Data release by the National Bureau of Statistics (NBS) showed that food price index, which accounts for the bulk of the inflation basket, had risen to 16.0 per cent in August 2020 from 15.48 per cent in July.

Buhari said at the time that his administration was searching for solution to the rising prices of stable foods, which he blamed on middlemen who buy farm produce and resell at exorbitant rates.

He expressed hope that investment in the agro-allied sector by the private sector will slash the price of domestic production of farm inputs, especially fertilizer, create employment, and ease pressure on foreign reserves.

But food inflation rose to 22.95 per cent in March 2021, caused by wide-ranging price increases transport fares and across items such as cereals, yam, meat, fish, and fruits.

Below, a report by Bloomberg chronicles the ordeal poor Nigerians go through daily to put feed themselves and their families.

Stagnant earnings

Merchant Feyintola Bolaji, struggling with stagnant earnings and dwindling sales, is now being squeezed by the ever increasing prices demanded by her food suppliers, leading her to cut down on the amount she can put on her own family’s table.

Bolaji’s belt tightening is being shared by millions across Africa’s most populous nation.

Not long after the NBS disclosed that one in three people in the continent’s largest economy were unemployed March, it announced that food inflation had accelerated at the highest pace in 15 years, compounding the misery of many households.

“It is really bad, I can’t simply afford to give my children what they really need in terms of food,” said Bolaji, a mother of three in her 50s based in the southwestern city of Ibadan.

“I try to make them get the nutrients they need as growing children, but it is not enough,” she said, adding “I have had to cut down on meat and fish.”

Insurgency, unrest, and the stand of Buhari’s government on food imports in a nation where more than half the population lives on less than $2 a day are worsening food insecurity in the African country.

Meanwhile, the coronavirus pandemic has robbed 70 per cent of Nigerians of some form of income, according to a Covid-19 impact survey published by the NBS.

Soaring food costs have been in part blamed on a worsening conflict between farmers and herders in Nigeria’s agriculture belt that Buhari has struggled to quash.

The unrest, combined with the more than decade-long Boko Haram insurgency in the North East, a weakening currency and higher fuel prices have also contributed to rising food prices, according to SBM Intelligence, a Nigerian research firm.
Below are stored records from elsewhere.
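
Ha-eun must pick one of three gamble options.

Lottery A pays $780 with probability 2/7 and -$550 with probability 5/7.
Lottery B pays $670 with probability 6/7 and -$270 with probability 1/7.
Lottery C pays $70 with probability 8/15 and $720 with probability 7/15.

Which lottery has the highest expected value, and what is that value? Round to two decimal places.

Lottery B ($535.71)

Lottery A = 2/7 × 780 + 5/7 × (-550) = 222.8571 − 392.8571 = -170
Lottery B = 6/7 × 670 + 1/7 × (-270) = 574.2857 − 38.5714 = 535.7143
Lottery C = 8/15 × 70 + 7/15 × 720 = 37.3333 + 336 = 373.3333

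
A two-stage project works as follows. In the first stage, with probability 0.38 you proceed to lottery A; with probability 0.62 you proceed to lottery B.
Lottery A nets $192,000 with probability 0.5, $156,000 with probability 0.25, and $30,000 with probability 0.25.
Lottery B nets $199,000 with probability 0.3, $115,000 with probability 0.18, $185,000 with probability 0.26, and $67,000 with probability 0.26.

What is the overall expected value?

$144,620.40

EV(A) = 0.5 × 192000 + 0.25 × 156000 + 0.25 × 30000 = 96000 + 39000 + 7500 = 142500
EV(B) = 0.3 × 199000 + 0.18 × 115000 + 0.26 × 185000 + 0.26 × 67000 = 59700 + 20700 + 48100 + 17420 = 145920
Overall = 0.38 × 142500 + 0.62 × 145920 = 54150 + 90470.4 = 144620.4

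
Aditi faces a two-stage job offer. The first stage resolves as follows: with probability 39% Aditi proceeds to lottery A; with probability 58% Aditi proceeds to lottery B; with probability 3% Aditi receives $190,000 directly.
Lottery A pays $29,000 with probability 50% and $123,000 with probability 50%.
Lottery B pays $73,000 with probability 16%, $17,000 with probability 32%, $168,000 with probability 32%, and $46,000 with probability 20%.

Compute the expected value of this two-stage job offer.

$81,786.40

EV(A) = 0.5 × 29000 + 0.5 × 123000 = 14500 + 61500 = 76000
EV(B) = 0.16 × 73000 + 0.32 × 17000 + 0.32 × 168000 + 0.2 × 46000 = 11680 + 5440 + 53760 + 9200 = 80080
Branch C: 190000 (certain)
Overall = 0.39 × 76000 + 0.58 × 80080 + 0.03 × 190000 = 29640 + 46446.4 + 5700 = 81786.4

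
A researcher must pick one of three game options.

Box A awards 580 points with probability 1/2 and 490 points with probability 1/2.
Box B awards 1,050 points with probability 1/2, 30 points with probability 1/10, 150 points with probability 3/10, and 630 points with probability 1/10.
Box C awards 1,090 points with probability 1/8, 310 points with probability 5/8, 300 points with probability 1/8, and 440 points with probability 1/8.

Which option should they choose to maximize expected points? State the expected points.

Box A = 1/2 × 580 + 1/2 × 490 = 290 + 245 = 535
Box B = 1/2 × 1050 + 1/10 × 30 + 3/10 × 150 + 1/10 × 630 = 525 + 3 + 45 + 63 = 636
Box C = 1/8 × 1090 + 5/8 × 310 + 1/8 × 300 + 1/8 × 440 = 136.25 + 193.75 + 37.5 + 55 = 422.5

Box B (636 points)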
The situation has also been exacerbated by import restrictions on certain staples, such as rice, that have remained in place despite Buhari reopening Nigeria’s land borders in December following a 16-month shutdown in an attempt to end rampant smuggling.
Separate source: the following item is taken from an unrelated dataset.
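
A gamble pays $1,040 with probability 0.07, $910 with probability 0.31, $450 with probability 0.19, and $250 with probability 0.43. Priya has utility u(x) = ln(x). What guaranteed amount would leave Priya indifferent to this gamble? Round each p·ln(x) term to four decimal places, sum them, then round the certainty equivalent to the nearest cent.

$461.05

E[u] = 0.07·ln(1040) + 0.31·ln(910) + 0.19·ln(450) + 0.43·ln(250) = 0.4863 + 2.1122 + 1.1608 + 2.3742 = 6.1335
CE = e^6.1335 ≈ 461.05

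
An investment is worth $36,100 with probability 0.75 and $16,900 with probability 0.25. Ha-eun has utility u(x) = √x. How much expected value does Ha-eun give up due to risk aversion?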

MAN calls for price control

Rising inflation has adversely affected the profitability of producers and is a major contributor to the low export penetration of made-in-Nigeria goods in the international market, the Manufacturers Association of Nigeria (MAN) has argued.
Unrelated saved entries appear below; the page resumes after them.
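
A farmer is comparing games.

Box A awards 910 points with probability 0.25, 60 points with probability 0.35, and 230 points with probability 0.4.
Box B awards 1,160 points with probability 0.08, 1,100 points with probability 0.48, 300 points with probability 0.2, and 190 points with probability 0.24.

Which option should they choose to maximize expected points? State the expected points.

Box A = 0.25 × 910 + 0.35 × 60 + 0.4 × 230 = 227.5 + 21 + 92 = 340.5
Box B = 0.08 × 1160 + 0.48 × 1100 + 0.2 × 300 + 0.24 × 190 = 92.8 + 528 + 60 + 45.6 = 726.4

Box B (726.4 points)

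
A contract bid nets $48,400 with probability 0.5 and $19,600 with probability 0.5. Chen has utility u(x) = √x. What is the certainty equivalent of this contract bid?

E[u] = 0.5·√48400 + 0.5·√19600 = 0.5·220 + 0.5·140 = 180
CE = (180)² = 32400

$32,400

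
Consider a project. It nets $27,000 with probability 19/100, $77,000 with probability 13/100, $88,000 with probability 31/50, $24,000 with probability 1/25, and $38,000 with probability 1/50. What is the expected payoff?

EV = 19/100 × 27000 + 13/100 × 77000 + 31/50 × 88000 + 1/25 × 24000 + 1/50 × 38000 = 5130 + 10010 + 54560 + 960 + 760 = 71420

$71,420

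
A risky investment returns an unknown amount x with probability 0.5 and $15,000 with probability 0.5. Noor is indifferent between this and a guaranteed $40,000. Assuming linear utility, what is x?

x = $65,000

0.5·x + 0.5·15000 = 40000
0.5·x = 40000 − 7500 = 32500
x = 32500 / 0.5 = 65000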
“There is an urgent need for government to intentionally ensure price stability before the situation becomes deplorable,” MAN said.

Food prices will remain elevated until the security crisis, which has prevented farmers from returning to their land, is resolved, said Cheta Nwanze, a lead partner with SBM Intelligence.

That’s “unless the government does the sensible thing and allows food imports to happen,” he said.

Until then Nigerians, who already spend more than half their earnings on food, have had to cut down.

Just over 50 per cent of all households reported reduced consumption between July and December last year due to the twin pressures of falling wages and rising food costs, according to the NBS.

Kemi Adedigba, a 42-year-old freelance writer living in Lagos, the country’s financial hub, is among those who has been hit by that double-whammy.

She has two growing teenagers to feed, but is struggling with a steady drop in work even as her monthly food bill climbed by almost 70 per cent since December.

“You are lucky if you get recurring gigs with the way the economy is going down the toilet,” Adedigba said. “It is a nightmare.”